Ma a New York Davide incontra una persona difficile da dimenticare: Patrick Vieira. Ed il modo in cui avviene l’incontro fa capire parecchio della voglia e della personalità di questo ragazzo: “Me lo disse Joe Hart, che avevo conosciuto per amicizie comuni, di Vieira a New York, io non lo sapevo neanche! Così mi sono presentato al campo dall’allenamento del New York City FC, senza dire nulla. Vieira mi ha aperto le porte del suo ufficio, mi ha ascoltato, ma non poteva fare molto, visto che in America non investono sui giovani stranieri. Ci sono pochi posti che ovviamente dedicano ai top come Pirlo e Giovinco”.

Così Davide torna in Italia, ha una proposta dalla Grumellese in Serie D, ma alla fine dice di no per motivi personali. “Sono partito per Nizza, lì vive la mia ragazza, poi avevo un contatto con Frank Sale del Nizza. Ma una volta arrivato in Francia la situazione era diversa. Frank non c’era più, sono rimasto fermo, era ottobre 2017, i campionati era già iniziati. E ho lavorato, per una società finanziaria, ho viaggiato anche parecchio”. Ma il sogno non era mai svanito nella sua testa. Così, un mese fa, l’idea di lavorare qualche settimana nel ristorante che poi gli avrebbe riservato la più grande sorpresa della sua vita.

“Quando gli ho raccontato di avere fatto le giovanili alla Juventus Vichai mi ha guardato in maniera strana. Cosa ci fai qua allora? E quindi gli ho raccontato la mia vita, prima ancora che arrivasse l’antipasto, io sono fatto così. Ho raccontato delle mie difficoltà, delle seconde squadre. Lui si è appassionato. Incredibile la vita eh? Un anno fa non sapevo l’inglese, l’ho imparato a New York dove non ce l’ho fatta, ma senza quell’esperienza non avrei mai potuto raccontare la mia storia al proprietario del Leicester. Ora parlo quattro lingue…”.

“Ti piacerebbe giocare in Tailandia? O in Belgio?”, mi chiede.

“Guardi io andrei ovunque, ma ora mi devo mettere in forma, mi devo allenare”.

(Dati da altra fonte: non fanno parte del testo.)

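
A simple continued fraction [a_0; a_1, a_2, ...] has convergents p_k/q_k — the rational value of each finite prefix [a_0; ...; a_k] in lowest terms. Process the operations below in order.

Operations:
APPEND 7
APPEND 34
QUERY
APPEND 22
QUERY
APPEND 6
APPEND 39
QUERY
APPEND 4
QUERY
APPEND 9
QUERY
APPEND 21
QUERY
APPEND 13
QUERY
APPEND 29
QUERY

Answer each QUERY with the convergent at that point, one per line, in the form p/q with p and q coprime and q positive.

APPEND 7: p_0 = 7·1 + 0 = 7, q_0 = 7·0 + 1 = 1 → 7/1
APPEND 34: p_1 = 34·7 + 1 = 239, q_1 = 34·1 + 0 = 34 → 239/34
APPEND 22: p_2 = 22·239 + 7 = 5265, q_2 = 22·34 + 1 = 749 → 5265/749
APPEND 6: p_3 = 6·5265 + 239 = 31829, q_3 = 6·749 + 34 = 4528 → 31829/4528
APPEND 39: p_4 = 39·31829 + 5265 = 1246596, q_4 = 39·4528 + 749 = 177341 → 1246596/177341
APPEND 4: p_5 = 4·1246596 + 31829 = 5018213, q_5 = 4·177341 + 4528 = 713892 → 5018213/713892
APPEND 9: p_6 = 9·5018213 + 1246596 = 46410513, q_6 = 9·713892 + 177341 = 6602369 → 46410513/6602369
APPEND 21: p_7 = 21·46410513 + 5018213 = 979638986, q_7 = 21·6602369 + 713892 = 139363641 → 979638986/139363641
APPEND 13: p_8 = 13·979638986 + 46410513 = 12781717331, q_8 = 13·139363641 + 6602369 = 1818329702 → 12781717331/1818329702
APPEND 29: p_9 = 29·12781717331 + 979638986 = 371649441585, q_9 = 29·1818329702 + 139363641 = 52870924999 → 371649441585/52870924999

239/34
5265/749
1246596/177341
5018213/713892
46410513/6602369
979638986/139363641
12781717331/1818329702
371649441585/52870924999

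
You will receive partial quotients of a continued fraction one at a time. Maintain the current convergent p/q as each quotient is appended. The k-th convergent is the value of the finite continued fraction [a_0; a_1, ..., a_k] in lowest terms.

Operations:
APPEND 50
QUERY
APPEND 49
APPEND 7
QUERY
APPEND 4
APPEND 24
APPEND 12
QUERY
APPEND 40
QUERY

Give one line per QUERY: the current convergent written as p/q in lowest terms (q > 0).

APPEND 50: p_0 = 50·1 + 0 = 50, q_0 = 50·0 + 1 = 1 → 50/1
APPEND 49: p_1 = 49·50 + 1 = 2451, q_1 = 49·1 + 0 = 49 → 2451/49
APPEND 7: p_2 = 7·2451 + 50 = 17207, q_2 = 7·49 + 1 = 344 → 17207/344
APPEND 4: p_3 = 4·17207 + 2451 = 71279, q_3 = 4·344 + 49 = 1425 → 71279/1425
APPEND 24: p_4 = 24·71279 + 17207 = 1727903, q_4 = 24·1425 + 344 = 34544 → 1727903/34544
APPEND 12: p_5 = 12·1727903 + 71279 = 20806115, q_5 = 12·34544 + 1425 = 415953 → 20806115/415953
APPEND 40: p_6 = 40·20806115 + 1727903 = 833972503, q_6 = 40·415953 + 34544 = 16672664 → 833972503/16672664

50/1
17207/344
20806115/415953
833972503/16672664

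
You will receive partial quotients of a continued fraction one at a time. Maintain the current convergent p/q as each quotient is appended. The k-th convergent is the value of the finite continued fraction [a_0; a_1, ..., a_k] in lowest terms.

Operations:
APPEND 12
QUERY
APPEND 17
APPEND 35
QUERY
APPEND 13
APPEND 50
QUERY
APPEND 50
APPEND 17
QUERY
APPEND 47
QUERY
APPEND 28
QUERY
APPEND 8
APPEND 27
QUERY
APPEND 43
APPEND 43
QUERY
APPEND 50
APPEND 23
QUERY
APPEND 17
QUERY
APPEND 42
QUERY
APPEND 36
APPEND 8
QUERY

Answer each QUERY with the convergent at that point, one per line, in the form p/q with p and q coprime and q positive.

12/1
7187/596
4688987/388846
3991919749/331039951
187854771189/15578327762
5263925513041/436524217287
1147343915152000/95146370000853
2124405111162847231/176171618700418544
2446325978963476627772/202867713562870107095
41693811276024855445191/3457563806305494850552
1753586399572007405325794/145420547578393653830279
507120019966518338982715994/42054198760606209915755047

APPEND 12: p_0 = 12·1 + 0 = 12, q_0 = 12·0 + 1 = 1 → 12/1
APPEND 17: p_1 = 17·12 + 1 = 205, q_1 = 17·1 + 0 = 17 → 205/17
APPEND 35: p_2 = 35·205 + 12 = 7187, q_2 = 35·17 + 1 = 596 → 7187/596
APPEND 13: p_3 = 13·7187 + 205 = 93636, q_3 = 13·596 + 17 = 7765 → 93636/7765
APPEND 50: p_4 = 50·93636 + 7187 = 4688987, q_4 = 50·7765 + 596 = 388846 → 4688987/388846
APPEND 50: p_5 = 50·4688987 + 93636 = 234542986, q_5 = 50·388846 + 7765 = 19450065 → 234542986/19450065
APPEND 17: p_6 = 17·234542986 + 4688987 = 3991919749, q_6 = 17·19450065 + 388846 = 331039951 → 3991919749/331039951
APPEND 47: p_7 = 47·3991919749 + 234542986 = 187854771189, q_7 = 47·331039951 + 19450065 = 15578327762 → 187854771189/15578327762
APPEND 28: p_8 = 28·187854771189 + 3991919749 = 5263925513041, q_8 = 28·15578327762 + 331039951 = 436524217287 → 5263925513041/436524217287
APPEND 8: p_9 = 8·5263925513041 + 187854771189 = 42299258875517, q_9 = 8·436524217287 + 15578327762 = 3507772066058 → 42299258875517/3507772066058
APPEND 27: p_10 = 27·42299258875517 + 5263925513041 = 1147343915152000, q_10 = 27·3507772066058 + 436524217287 = 95146370000853 → 1147343915152000/95146370000853
APPEND 43: p_11 = 43·1147343915152000 + 42299258875517 = 49378087610411517, q_11 = 43·95146370000853 + 3507772066058 = 4094801682102737 → 49378087610411517/4094801682102737
APPEND 43: p_12 = 43·49378087610411517 + 1147343915152000 = 2124405111162847231, q_12 = 43·4094801682102737 + 95146370000853 = 176171618700418544 → 2124405111162847231/176171618700418544
APPEND 50: p_13 = 50·2124405111162847231 + 49378087610411517 = 106269633645752773067, q_13 = 50·176171618700418544 + 4094801682102737 = 8812675736703029937 → 106269633645752773067/8812675736703029937
APPEND 23: p_14 = 23·106269633645752773067 + 2124405111162847231 = 2446325978963476627772, q_14 = 23·8812675736703029937 + 176171618700418544 = 202867713562870107095 → 2446325978963476627772/202867713562870107095
APPEND 17: p_15 = 17·2446325978963476627772 + 106269633645752773067 = 41693811276024855445191, q_15 = 17·202867713562870107095 + 8812675736703029937 = 3457563806305494850552 → 41693811276024855445191/3457563806305494850552
APPEND 42: p_16 = 42·41693811276024855445191 + 2446325978963476627772 = 1753586399572007405325794, q_16 = 42·3457563806305494850552 + 202867713562870107095 = 145420547578393653830279 → 1753586399572007405325794/145420547578393653830279
APPEND 36: p_17 = 36·1753586399572007405325794 + 41693811276024855445191 = 63170804195868291447173775, q_17 = 36·145420547578393653830279 + 3457563806305494850552 = 5238597276628477032740596 → 63170804195868291447173775/5238597276628477032740596
APPEND 8: p_18 = 8·63170804195868291447173775 + 1753586399572007405325794 = 507120019966518338982715994, q_18 = 8·5238597276628477032740596 + 145420547578393653830279 = 42054198760606209915755047 → 507120019966518338982715994/42054198760606209915755047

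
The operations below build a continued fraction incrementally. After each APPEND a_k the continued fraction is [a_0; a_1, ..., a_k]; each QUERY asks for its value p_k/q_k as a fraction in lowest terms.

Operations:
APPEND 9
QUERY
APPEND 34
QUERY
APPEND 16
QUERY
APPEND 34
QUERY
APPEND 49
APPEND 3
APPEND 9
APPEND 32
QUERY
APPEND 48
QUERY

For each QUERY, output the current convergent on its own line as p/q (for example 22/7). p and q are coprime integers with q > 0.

APPEND 9: p_0 = 9·1 + 0 = 9, q_0 = 9·0 + 1 = 1 → 9/1
APPEND 34: p_1 = 34·9 + 1 = 307, q_1 = 34·1 + 0 = 34 → 307/34
APPEND 16: p_2 = 16·307 + 9 = 4921, q_2 = 16·34 + 1 = 545 → 4921/545
APPEND 34: p_3 = 34·4921 + 307 = 167621, q_3 = 34·545 + 34 = 18564 → 167621/18564
APPEND 49: p_4 = 49·167621 + 4921 = 8218350, q_4 = 49·18564 + 545 = 910181 → 8218350/910181
APPEND 3: p_5 = 3·8218350 + 167621 = 24822671, q_5 = 3·910181 + 18564 = 2749107 → 24822671/2749107
APPEND 9: p_6 = 9·24822671 + 8218350 = 231622389, q_6 = 9·2749107 + 910181 = 25652144 → 231622389/25652144
APPEND 32: p_7 = 32·231622389 + 24822671 = 7436739119, q_7 = 32·25652144 + 2749107 = 823617715 → 7436739119/823617715
APPEND 48: p_8 = 48·7436739119 + 231622389 = 357195100101, q_8 = 48·823617715 + 25652144 = 39559302464 → 357195100101/39559302464

9/1
307/34
4921/545
167621/18564
7436739119/823617715
357195100101/39559302464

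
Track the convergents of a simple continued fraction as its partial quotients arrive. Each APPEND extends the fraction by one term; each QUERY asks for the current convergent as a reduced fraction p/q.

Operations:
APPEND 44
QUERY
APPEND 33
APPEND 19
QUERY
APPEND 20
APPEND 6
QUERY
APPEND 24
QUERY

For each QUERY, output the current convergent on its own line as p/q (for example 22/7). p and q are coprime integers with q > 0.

APPEND 44: p_0 = 44·1 + 0 = 44, q_0 = 44·0 + 1 = 1 → 44/1
APPEND 33: p_1 = 33·44 + 1 = 1453, q_1 = 33·1 + 0 = 33 → 1453/33
APPEND 19: p_2 = 19·1453 + 44 = 27651, q_2 = 19·33 + 1 = 628 → 27651/628
APPEND 20: p_3 = 20·27651 + 1453 = 554473, q_3 = 20·628 + 33 = 12593 → 554473/12593
APPEND 6: p_4 = 6·554473 + 27651 = 3354489, q_4 = 6·12593 + 628 = 76186 → 3354489/76186
APPEND 24: p_5 = 24·3354489 + 554473 = 81062209, q_5 = 24·76186 + 12593 = 1841057 → 81062209/1841057

44/1
27651/628
3354489/76186
81062209/1841057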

Così Vichai lo ha invitato a Leicester a sue spese. La stessa sera Davide ha mandato le foto del passaporto al suo tuttofare. Tre giorni dopo era su un aereo. Destinazione Leicester. Venerdì il primo allenamento, subito nella mischia, con tutti i ragazzi che lo hanno preso in simpatia. Come Benalouane, che l’Italia la conosce bene: “Mi ha portato a cena la prima sera, persona disponibilissima, mi sta aiutando tanto. Sabato scorso ero in tribuna con il presidente, l’unico giocatore. Mi ha detto di pensare solo ad allenarmi, e che ci saremmo rivisti a fine mese”.

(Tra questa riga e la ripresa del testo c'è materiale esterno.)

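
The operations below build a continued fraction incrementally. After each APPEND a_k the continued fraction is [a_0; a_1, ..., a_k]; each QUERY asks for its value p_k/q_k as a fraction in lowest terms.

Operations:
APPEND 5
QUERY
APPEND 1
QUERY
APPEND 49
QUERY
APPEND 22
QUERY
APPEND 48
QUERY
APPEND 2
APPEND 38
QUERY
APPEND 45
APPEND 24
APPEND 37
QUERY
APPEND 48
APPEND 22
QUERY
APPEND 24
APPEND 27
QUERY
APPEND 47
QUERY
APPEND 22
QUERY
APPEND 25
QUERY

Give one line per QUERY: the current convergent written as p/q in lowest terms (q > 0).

5/1
6/1
299/50
6584/1101
316331/52898
24607679/4114984
985908972212/164867220761
1042691340971950/174362571335481
677985136957340683/113375096888140689
31890373379425247980/5332822173532123687
702266199484312796243/117435462914594861803
17588545360487245154055/2941219395038403668762

APPEND 5: p_0 = 5·1 + 0 = 5, q_0 = 5·0 + 1 = 1 → 5/1
APPEND 1: p_1 = 1·5 + 1 = 6, q_1 = 1·1 + 0 = 1 → 6/1
APPEND 49: p_2 = 49·6 + 5 = 299, q_2 = 49·1 + 1 = 50 → 299/50
APPEND 22: p_3 = 22·299 + 6 = 6584, q_3 = 22·50 + 1 = 1101 → 6584/1101
APPEND 48: p_4 = 48·6584 + 299 = 316331, q_4 = 48·1101 + 50 = 52898 → 316331/52898
APPEND 2: p_5 = 2·316331 + 6584 = 639246, q_5 = 2·52898 + 1101 = 106897 → 639246/106897
APPEND 38: p_6 = 38·639246 + 316331 = 24607679, q_6 = 38·106897 + 52898 = 4114984 → 24607679/4114984
APPEND 45: p_7 = 45·24607679 + 639246 = 1107984801, q_7 = 45·4114984 + 106897 = 185281177 → 1107984801/185281177
APPEND 24: p_8 = 24·1107984801 + 24607679 = 26616242903, q_8 = 24·185281177 + 4114984 = 4450863232 → 26616242903/4450863232
APPEND 37: p_9 = 37·26616242903 + 1107984801 = 985908972212, q_9 = 37·4450863232 + 185281177 = 164867220761 → 985908972212/164867220761
APPEND 48: p_10 = 48·985908972212 + 26616242903 = 47350246909079, q_10 = 48·164867220761 + 4450863232 = 7918077459760 → 47350246909079/7918077459760
APPEND 22: p_11 = 22·47350246909079 + 985908972212 = 1042691340971950, q_11 = 22·7918077459760 + 164867220761 = 174362571335481 → 1042691340971950/174362571335481
APPEND 24: p_12 = 24·1042691340971950 + 47350246909079 = 25071942430235879, q_12 = 24·174362571335481 + 7918077459760 = 4192619789511304 → 25071942430235879/4192619789511304
APPEND 27: p_13 = 27·25071942430235879 + 1042691340971950 = 677985136957340683, q_13 = 27·4192619789511304 + 174362571335481 = 113375096888140689 → 677985136957340683/113375096888140689
APPEND 47: p_14 = 47·677985136957340683 + 25071942430235879 = 31890373379425247980, q_14 = 47·113375096888140689 + 4192619789511304 = 5332822173532123687 → 31890373379425247980/5332822173532123687
APPEND 22: p_15 = 22·31890373379425247980 + 677985136957340683 = 702266199484312796243, q_15 = 22·5332822173532123687 + 113375096888140689 = 117435462914594861803 → 702266199484312796243/117435462914594861803
APPEND 25: p_16 = 25·702266199484312796243 + 31890373379425247980 = 17588545360487245154055, q_16 = 25·117435462914594861803 + 5332822173532123687 = 2941219395038403668762 → 17588545360487245154055/2941219395038403668762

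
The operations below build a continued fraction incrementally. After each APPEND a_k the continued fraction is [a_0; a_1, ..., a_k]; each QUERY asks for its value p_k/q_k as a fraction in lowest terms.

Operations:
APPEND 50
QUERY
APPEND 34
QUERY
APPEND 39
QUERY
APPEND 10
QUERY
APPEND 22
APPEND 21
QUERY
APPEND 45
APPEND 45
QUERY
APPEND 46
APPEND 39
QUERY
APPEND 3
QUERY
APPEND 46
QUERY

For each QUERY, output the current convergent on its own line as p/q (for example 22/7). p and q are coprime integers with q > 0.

50/1
1701/34
66389/1327
665591/13304
309562802/6187619
627836159447/12549346769
1127509762591124/22536948188285
3411423696143415/68188393253099
158052999785188214/3159203037830839

APPEND 50: p_0 = 50·1 + 0 = 50, q_0 = 50·0 + 1 = 1 → 50/1
APPEND 34: p_1 = 34·50 + 1 = 1701, q_1 = 34·1 + 0 = 34 → 1701/34
APPEND 39: p_2 = 39·1701 + 50 = 66389, q_2 = 39·34 + 1 = 1327 → 66389/1327
APPEND 10: p_3 = 10·66389 + 1701 = 665591, q_3 = 10·1327 + 34 = 13304 → 665591/13304
APPEND 22: p_4 = 22·665591 + 66389 = 14709391, q_4 = 22·13304 + 1327 = 294015 → 14709391/294015
APPEND 21: p_5 = 21·14709391 + 665591 = 309562802, q_5 = 21·294015 + 13304 = 6187619 → 309562802/6187619
APPEND 45: p_6 = 45·309562802 + 14709391 = 13945035481, q_6 = 45·6187619 + 294015 = 278736870 → 13945035481/278736870
APPEND 45: p_7 = 45·13945035481 + 309562802 = 627836159447, q_7 = 45·278736870 + 6187619 = 12549346769 → 627836159447/12549346769
APPEND 46: p_8 = 46·627836159447 + 13945035481 = 28894408370043, q_8 = 46·12549346769 + 278736870 = 577548688244 → 28894408370043/577548688244
APPEND 39: p_9 = 39·28894408370043 + 627836159447 = 1127509762591124, q_9 = 39·577548688244 + 12549346769 = 22536948188285 → 1127509762591124/22536948188285
APPEND 3: p_10 = 3·1127509762591124 + 28894408370043 = 3411423696143415, q_10 = 3·22536948188285 + 577548688244 = 68188393253099 → 3411423696143415/68188393253099
APPEND 46: p_11 = 46·3411423696143415 + 1127509762591124 = 158052999785188214, q_11 = 46·68188393253099 + 22536948188285 = 3159203037830839 → 158052999785188214/3159203037830839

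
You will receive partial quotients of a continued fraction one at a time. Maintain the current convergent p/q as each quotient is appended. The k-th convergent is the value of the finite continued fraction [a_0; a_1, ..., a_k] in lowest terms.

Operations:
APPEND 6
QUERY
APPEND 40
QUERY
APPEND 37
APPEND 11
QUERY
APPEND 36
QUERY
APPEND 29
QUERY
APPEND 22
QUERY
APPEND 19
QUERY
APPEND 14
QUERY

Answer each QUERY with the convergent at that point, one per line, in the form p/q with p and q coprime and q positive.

APPEND 6: p_0 = 6·1 + 0 = 6, q_0 = 6·0 + 1 = 1 → 6/1
APPEND 40: p_1 = 40·6 + 1 = 241, q_1 = 40·1 + 0 = 40 → 241/40
APPEND 37: p_2 = 37·241 + 6 = 8923, q_2 = 37·40 + 1 = 1481 → 8923/1481
APPEND 11: p_3 = 11·8923 + 241 = 98394, q_3 = 11·1481 + 40 = 16331 → 98394/16331
APPEND 36: p_4 = 36·98394 + 8923 = 3551107, q_4 = 36·16331 + 1481 = 589397 → 3551107/589397
APPEND 29: p_5 = 29·3551107 + 98394 = 103080497, q_5 = 29·589397 + 16331 = 17108844 → 103080497/17108844
APPEND 22: p_6 = 22·103080497 + 3551107 = 2271322041, q_6 = 22·17108844 + 589397 = 376983965 → 2271322041/376983965
APPEND 19: p_7 = 19·2271322041 + 103080497 = 43258199276, q_7 = 19·376983965 + 17108844 = 7179804179 → 43258199276/7179804179
APPEND 14: p_8 = 14·43258199276 + 2271322041 = 607886111905, q_8 = 14·7179804179 + 376983965 = 100894242471 → 607886111905/100894242471

6/1
241/40
98394/16331
3551107/589397
103080497/17108844
2271322041/376983965
43258199276/7179804179
607886111905/100894242471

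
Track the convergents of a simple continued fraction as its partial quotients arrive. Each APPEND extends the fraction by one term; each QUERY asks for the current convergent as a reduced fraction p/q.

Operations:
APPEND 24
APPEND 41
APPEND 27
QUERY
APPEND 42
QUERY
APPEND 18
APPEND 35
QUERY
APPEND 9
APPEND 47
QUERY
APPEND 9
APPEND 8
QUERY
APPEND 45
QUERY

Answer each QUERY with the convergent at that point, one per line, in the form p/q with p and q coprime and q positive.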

Il primo colloquio con Puel, in francese, c’è stato oggi: “Mi ha detto di continuare così che sto andando bene. Stanno vedendo la mia voglia e le mie qualità, ora però devo rimettermi in forma. Ma è un sogno, davvero. Ora c’è la pausa, mi alleno con Adrien Silva, Mendy. Incredibile, un mese fa avrei dato il sangue per giocare in C. Ci ho sempre creduto, anche grazie al mio mental coach Gennaro Russo, non mi ha mai lasciato solo”.

Un sogno. D’altronde Leicester è la città dei sogni. Lo è stato per l’attaccante-operaio Vardy (che proprio dopo aver letto questa intervista gli ha regalato la maglia), lo è stato per Claudio Ranieri, per una città intera in quel magico 2016. Chissà, forse questa città porta davvero bene agli italiani. Forse è quello che ha pensato anche Vichai Srivaddhanaprabha quella sera alla “Petite Maison”.